Sinsheimer would only say HCFA has been grappling with how to handle things that hospitals do for their own benefit rather than for the benefit of physicians.
- Outpatient hospital services. Wallander argues that the outpatient hospital services section of Stark II would be an ideal place for HCFA to carve out "non-abusive services" such as lithotripsy. He says hospitals, especially in rural areas, frequently face situations where a physician-owned entity may be the only entity that offers a service to a particular hospital.

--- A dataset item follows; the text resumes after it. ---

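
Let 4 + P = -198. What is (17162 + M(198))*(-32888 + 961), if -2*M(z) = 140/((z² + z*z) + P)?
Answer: -21425751579477/39103 ≈ -5.4793e+8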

Sinsheimer reports that of the 12,800 comments received by the agency, the second-largest number addressed physicians who had ownership interest in lithotripsy. She says this service is similar to cardiac cath labs and vascular labs. In those cases, doctors own these entities and services are provided under arrangement to the hospital and billed as the facility portion of the services.
"What we tried to do is come up with something that is appropriate where doctors can own these items and refer to them," she reports. But she adds that a recent Health and Human Services Office of Inspector General report showed that when physicians own this service, they charge hospitals $300 to $600 more per use than if nonphysicians owned the service.